Tuesday, November 01, 2005

Activity Week Part 1

Well, I survived Activity Week! I return tired, covered in bug bites, and with bronchitis—but triumphant. Yes, triumphant. I really think that may be the best word to describe how I feel about Activity Week. I can’t really say that it was incredibly “fun” or “awesome” or any other gushing superlatives, but I feel very good about myself having completed it. I survived some serious hiking, camping out for a week, unfriendly cows, and trench toilets, not to mention keeping 15 9th graders in check for the week. Not a small feat.

But before launching into Tales from Dwarghar Village, I need to put the week into perspective by mentioning that the Friday before we left, I got the worst case of food poisoning ever. At least I assume it was food poisoning—I can’t think of anything else that could make you throw up 25 times in one night and then feel (relatively) fine the next day. But that was Friday/Saturday and we left Sunday so I was not quite as eager to go as I might have been!

Be that as it may, I was packed and ready to roll at the prescribed hour of 9am. I thought I had been quite restrained in my packing, but my rucksack still managed to way around 40 pounds. This doesn’t seem like much when you first hoist it, but after stomping around the mountainside with it on your back for an hour, it seems to gain significantly in mass (more on that later).

Our destination for the week was the village Dwarghar, located not far to the northwest of Mussoorie. Getting there, though, is not a walk in the park. We took a bus for a very bumpy two hours, prompting me to pop a motion sickness pill. That was not a good plan because I was still super lethargic when we arrived at our drop point. The road turned inhospitable to buses about 12 km from our village and we had to walk the rest of the way in. Fortunately, we were able to pile our bags onto a jeep and only had to carry ourselves for most of the way. This still took a good 3 hours because the kids are NOT particularly big fans of walking uphill in the blazing sun for hours on end. Funny. I brought up the rear most of the week and really got a lot of insight into the life of a sheepdog. Lots of herding, some barking; I even considered nipping a few of the stragglers but decided that might just cause greater difficulties.
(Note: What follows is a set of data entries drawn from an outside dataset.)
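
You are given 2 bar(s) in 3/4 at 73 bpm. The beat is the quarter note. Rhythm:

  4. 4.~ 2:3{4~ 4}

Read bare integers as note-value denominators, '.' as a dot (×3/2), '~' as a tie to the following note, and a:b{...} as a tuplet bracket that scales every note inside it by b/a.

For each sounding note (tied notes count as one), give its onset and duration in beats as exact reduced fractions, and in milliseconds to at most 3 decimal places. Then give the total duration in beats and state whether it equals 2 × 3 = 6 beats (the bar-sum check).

1) 0.0ms=0b +1232.877ms=3/2b
2) 1232.877ms=3/2b +3698.63ms=9/2b
Σ=6b of 6 (73bpm 3/4) — PASS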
After our 3 hour march, we caught up with our bags at a roadside village. But was that the end of the journey? No no. The best (???) was yet to come. We shouldered our packs and then faced an hour long hike UP further into the mountains to our village, which was off the main “road” (using the term loosely). I thought I was going to die. No, seriously. There were moments when I was utterly convinced that I wasn’t going to be able to continue. My pack weighed a ton; I was dehydrated from all the puking over the weekend; I was groggy from the pills; it was hot. But in a situation like that you really have no choice. There was simply no option other than staggering onward. And at last I made it. And all the kids made it. And we were there.

And waiting to greet us at our campsite were no less than 50 village children. I’m not kidding. I counted them. They moved around a lot, but I’m positive that I counted at least 50.